Я жалею, очень жалею, что лишил это юное создание жизни. Но, начав жалеть об одном убийстве, рано или поздно начнёшь жалеть и об остальных. И теперь я уже раскаиваюсь. Нет желания убивать – есть желание смыть, смыть кровь с моих ладоней, но она пропитала кожу, въелась в неё! Её уже никогда не оттереть, и моя жажда искупления никогда не будет удовлетворена.
И, раз уж мне нет прощения, решил я, то пусть хоть наказан я буду со всей строгостью за свои грехи. За прошедшую неделю я пытался повеситься, отравиться, утопиться, застрелиться, сброситься с крыши – и всё без толку. Каждый раз – агония, мысль «кажется, это всё!»… и пробуждение. Заживали раны и ссадины, тошнило от ядов, тело слабело, опухали вывихнутые суставы, срастались кости, но я оживал, жил…
Я в отчаянье.
Те, кого я когда-то отправил на тот свет, не желают меня прощать – и это понятно. Они не дают мне покоя здесь, в реальном мире и во сне – и это тоже ясно. Но их нежелание принимать меня в свой сонм, изгнание их мира мертвых…
Перечитывая сборник мифов древних времен, я наткнулся на историю одного человека, воина, которого боги наделили даром проживать жизни тех, кого он убил; каждый сраженный враг отдавал ему свои непрожитые года и, таким образом, воин мог бы жить вечно, и был тому рад. Я же был в ужасе. Я видел в этом проклятие – своё собственное проклятие, благодаря которому я не могу ни жить, ни умереть!..

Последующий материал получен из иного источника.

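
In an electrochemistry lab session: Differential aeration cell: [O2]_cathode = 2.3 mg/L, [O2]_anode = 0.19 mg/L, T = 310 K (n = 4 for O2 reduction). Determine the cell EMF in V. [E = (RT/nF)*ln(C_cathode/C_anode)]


Apply the Nernst concentration-cell relation: E = (RT/nF)*ln(C_cathode/C_anode)
RT/nF = 8.314*310/(4*96485) = 0.00667808 V
ln(2.3/0.19) = 2.49364
E = 0.00667808 * 2.49364 = 0.01665 V

0.01665 V


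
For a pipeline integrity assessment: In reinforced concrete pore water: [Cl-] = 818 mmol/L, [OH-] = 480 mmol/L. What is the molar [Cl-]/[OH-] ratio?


Threshold parameter = [Cl-] / [OH-] (molar basis; both in mmol/L, so units cancel)
Ratio = 818 / 480 = 1.7

1.7


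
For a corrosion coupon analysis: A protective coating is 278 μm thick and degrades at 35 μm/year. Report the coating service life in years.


Service life = thickness / degradation rate
Life = 278 / 35 = 7.9 years

7.9 years


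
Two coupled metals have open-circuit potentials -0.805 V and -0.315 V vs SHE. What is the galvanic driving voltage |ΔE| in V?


Driving voltage is the absolute potential difference.
|ΔE| = |-0.805 − (-0.315)| = 0.49 V

0.49 V


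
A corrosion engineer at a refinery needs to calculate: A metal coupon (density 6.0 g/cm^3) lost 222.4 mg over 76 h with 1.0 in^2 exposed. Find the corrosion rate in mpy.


Apply the mpy weight-loss relation: CR = 534 * W / (D * A * T)
Numerator: 534 * 222.4 = 118761.6
Denominator: 6.0 * 1.0 * 76 = 456.0
CR = 118761.6 / 456.0 = 260.4421 mpy

260.4421 mpy


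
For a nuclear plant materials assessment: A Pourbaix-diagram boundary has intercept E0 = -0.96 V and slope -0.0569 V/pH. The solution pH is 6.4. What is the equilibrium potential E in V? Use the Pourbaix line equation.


Apply the Pourbaix line equation: E = E0 + slope*pH
E = -0.96 + (-0.0569)*6.4 = -0.96 + (-0.36416) = -1.32416 V
Rounded to 3 decimal places: E = -1.324 V

-1.324 V


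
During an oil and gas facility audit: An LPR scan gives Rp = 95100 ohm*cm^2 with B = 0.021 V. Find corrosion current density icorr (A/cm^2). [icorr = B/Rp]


Apply the Stern-Geary relation: icorr = B / Rp
icorr = 0.021 / 95100 = 2.208×10^-7 A/cm^2

2.208×10^-7 A/cm^2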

Но, пока я всё это писал, на улице уже давным-давно стемнело. Чашка с чаем остыла, и жидкость покрылась какой-то плёнкой, которая неизменно появляется на плохо отфильтрованной воде из труб и очень горчит. В который раз я подошел к окну в надежде на вдохновение, но там, снаружи, уже во всю буйствовала осень, подобно мне убивая всё, что попадалось под руку. Гнилостный запах смерти рвался в легкие, впитываясь в каждую клеточку, и, кажется, теперь я уже никогда от него не избавлюсь…
Я глядел в окно и вспоминал ту девушку. Я окрестил её Саммер, что переводится с английского «лето». Естественно, не просто так. Её веселость, искры света в ее глазах, жизнерадостность, какая-то… свежесть, что ли – все это напоминало о лете и только о нём. И все то, что я наблюдал у окна, напоминало о её гибели. Смерть лета… Смерть Саммер… И я, я убил её! Я создал её, придумал, описал десятки ее привычек, влюбил её в никчемного и безжалостного мальчишку, влюбил раз и навсегда, чтобы потом лишить этой самой любви, растоптать её чувства, вложить в худые руки лезвие и заставить убить себя саму... Я сделал с ней всё то, что делал раньше с другими персонажами, заставляя через смерть показать всю прелесть жизни, всю её ценность, абсолютно не понимая, что и они, эти персонажи, по-настоящему живут, и их смерть – огромное пятно на моей жизни… И вот этими самыми руками я описал минуты смерти Саммер и тот светлый, но короткий миг ее просветления, что жить нужно не смотря ни на что, который теперь будет стыдить меня до скончания моих веков…
Я бы все отдал за то, чтобы вернуться в тот роковой день, когда вместо того, чтобы перерезать свои вены, я решил стать писателем.